The standard form of a hyperbola with a horizontal transverse axis is $\frac{(x - h)^2}{a^2} - \frac{(y - k)^2}{b^2} = 1$, and with a vertical transverse axis is $\frac{(y - k)^2}{a^2} - \frac{(x - h)^2}{b^2} = 1$, where $(h, k)$ is the center of the hyperbola.
Completing the square is a method used to transform a quadratic equation into a perfect square trinomial plus a constant.

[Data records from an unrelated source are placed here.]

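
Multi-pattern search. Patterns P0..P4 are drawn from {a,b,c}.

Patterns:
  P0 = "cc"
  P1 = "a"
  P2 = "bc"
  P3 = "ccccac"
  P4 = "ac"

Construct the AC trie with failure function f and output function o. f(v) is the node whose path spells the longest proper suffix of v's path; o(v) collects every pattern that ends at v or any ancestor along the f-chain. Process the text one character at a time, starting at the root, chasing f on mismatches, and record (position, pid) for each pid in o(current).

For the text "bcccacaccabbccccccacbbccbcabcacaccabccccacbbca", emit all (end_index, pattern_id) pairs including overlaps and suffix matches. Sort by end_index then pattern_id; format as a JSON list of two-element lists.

Build automaton:
Trie nodes:
  n0 'ε': a→3 b→4 c→1
  n1 'c': c→2
  n2 'cc': c→6  [P0 ends]
  n3 'a': c→10  [P1 ends]
  n4 'b': c→5
  n5 'bc': ·  [P2 ends]
  n6 'ccc': c→7
  n7 'cccc': a→8
  n8 'cccca': c→9
  n9 'ccccac': ·  [P3 ends]
  n10 'ac': ·  [P4 ends]

BFS fail/out derivation:
  fail(1) 'c': from fail(0)=0 chase 'c': 0 ⇒ 0;  out=∅∪out(0)=∅
  fail(3) 'a': from fail(0)=0 chase 'a': 0 ⇒ 0;  out={1}∪out(0)={1}
  fail(4) 'b': from fail(0)=0 chase 'b': 0 ⇒ 0;  out=∅∪out(0)=∅
  fail(2) 'cc': from fail(1)=0 chase 'c': 0 ⇒ 1;  out={0}∪out(1)={0}
  fail(5) 'bc': from fail(4)=0 chase 'c': 0 ⇒ 1;  out={2}∪out(1)={2}
  fail(10) 'ac': from fail(3)=0 chase 'c': 0 ⇒ 1;  out={4}∪out(1)={4}
  fail(6) 'ccc': from fail(2)=1 chase 'c': 1 ⇒ 2;  out=∅∪out(2)={0}
  fail(7) 'cccc': from fail(6)=2 chase 'c': 2 ⇒ 6;  out=∅∪out(6)={0}
  fail(8) 'cccca': from fail(7)=6 chase 'a': 6→2→1→0 ⇒ 3;  out=∅∪out(3)={1}
  fail(9) 'ccccac': from fail(8)=3 chase 'c': 3 ⇒ 10;  out={3}∪out(10)={3,4}

Text stream:
[0] read 'b'  n0⇒n4
[1] read 'c'  n4⇒n5  emit P2@[0:1]
[2] read 'c'  n5⇒n2 (fail-walked)  emit P0@[1:2]
[3] read 'c'  n2⇒n6  emit P0@[2:3]
[4] read 'a'  n6⇒n3 (fail-walked)  emit P1@[4:4]
[5] read 'c'  n3⇒n10  emit P4@[4:5]
[6] read 'a'  n10⇒n3 (fail-walked)  emit P1@[6:6]
[7] read 'c'  n3⇒n10  emit P4@[6:7]
[8] read 'c'  n10⇒n2 (fail-walked)  emit P0@[7:8]
[9] read 'a'  n2⇒n3 (fail-walked)  emit P1@[9:9]
[10] read 'b'  n3⇒n4 (fail-walked)
[11] read 'b'  n4⇒n4 (fail-walked)
[12] read 'c'  n4⇒n5  emit P2@[11:12]
[13] read 'c'  n5⇒n2 (fail-walked)  emit P0@[12:13]
[14] read 'c'  n2⇒n6  emit P0@[13:14]
[15] read 'c'  n6⇒n7  emit P0@[14:15]
[16] read 'c'  n7⇒n7 (fail-walked)  emit P0@[15:16]
[17] read 'c'  n7⇒n7 (fail-walked)  emit P0@[16:17]
[18] read 'a'  n7⇒n8  emit P1@[18:18]
[19] read 'c'  n8⇒n9  emit P3@[14:19],P4@[18:19]
[20] read 'b'  n9⇒n4 (fail-walked)
[21] read 'b'  n4⇒n4 (fail-walked)
[22] read 'c'  n4⇒n5  emit P2@[21:22]
[23] read 'c'  n5⇒n2 (fail-walked)  emit P0@[22:23]
[24] read 'b'  n2⇒n4 (fail-walked)
[25] read 'c'  n4⇒n5  emit P2@[24:25]
[26] read 'a'  n5⇒n3 (fail-walked)  emit P1@[26:26]
[27] read 'b'  n3⇒n4 (fail-walked)
[28] read 'c'  n4⇒n5  emit P2@[27:28]
[29] read 'a'  n5⇒n3 (fail-walked)  emit P1@[29:29]
[30] read 'c'  n3⇒n10  emit P4@[29:30]
[31] read 'a'  n10⇒n3 (fail-walked)  emit P1@[31:31]
[32] read 'c'  n3⇒n10  emit P4@[31:32]
[33] read 'c'  n10⇒n2 (fail-walked)  emit P0@[32:33]
[34] read 'a'  n2⇒n3 (fail-walked)  emit P1@[34:34]
[35] read 'b'  n3⇒n4 (fail-walked)
[36] read 'c'  n4⇒n5  emit P2@[35:36]
[37] read 'c'  n5⇒n2 (fail-walked)  emit P0@[36:37]
[38] read 'c'  n2⇒n6  emit P0@[37:38]
[39] read 'c'  n6⇒n7  emit P0@[38:39]
[40] read 'a'  n7⇒n8  emit P1@[40:40]
[41] read 'c'  n8⇒n9  emit P3@[36:41],P4@[40:41]
[42] read 'b'  n9⇒n4 (fail-walked)
[43] read 'b'  n4⇒n4 (fail-walked)
[44] read 'c'  n4⇒n5  emit P2@[43:44]
[45] read 'a'  n5⇒n3 (fail-walked)  emit P1@[45:45]

Result: [[1,2],[2,0],[3,0],[4,1],[5,4],[6,1],[7,4],[8,0],[9,1],[12,2],[13,0],[14,0],[15,0],[16,0],[17,0],[18,1],[19,3],[19,4],[22,2],[23,0],[25,2],[26,1],[28,2],[29,1],[30,4],[31,1],[32,4],[33,0],[34,1],[36,2],[37,0],[38,0],[39,0],[40,1],[41,3],[41,4],[44,2],[45,1]]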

The distance from the center to a focus of a hyperbola is given by $c = \sqrt{a^2 + b^2}$, where $a$ is the distance from the center to a vertex and $b$ is the distance from the center to a co-vertex.
The foci of a hyperbola are located along the major axis, symmetrically spaced from the center, at a distance of $c$ from the center.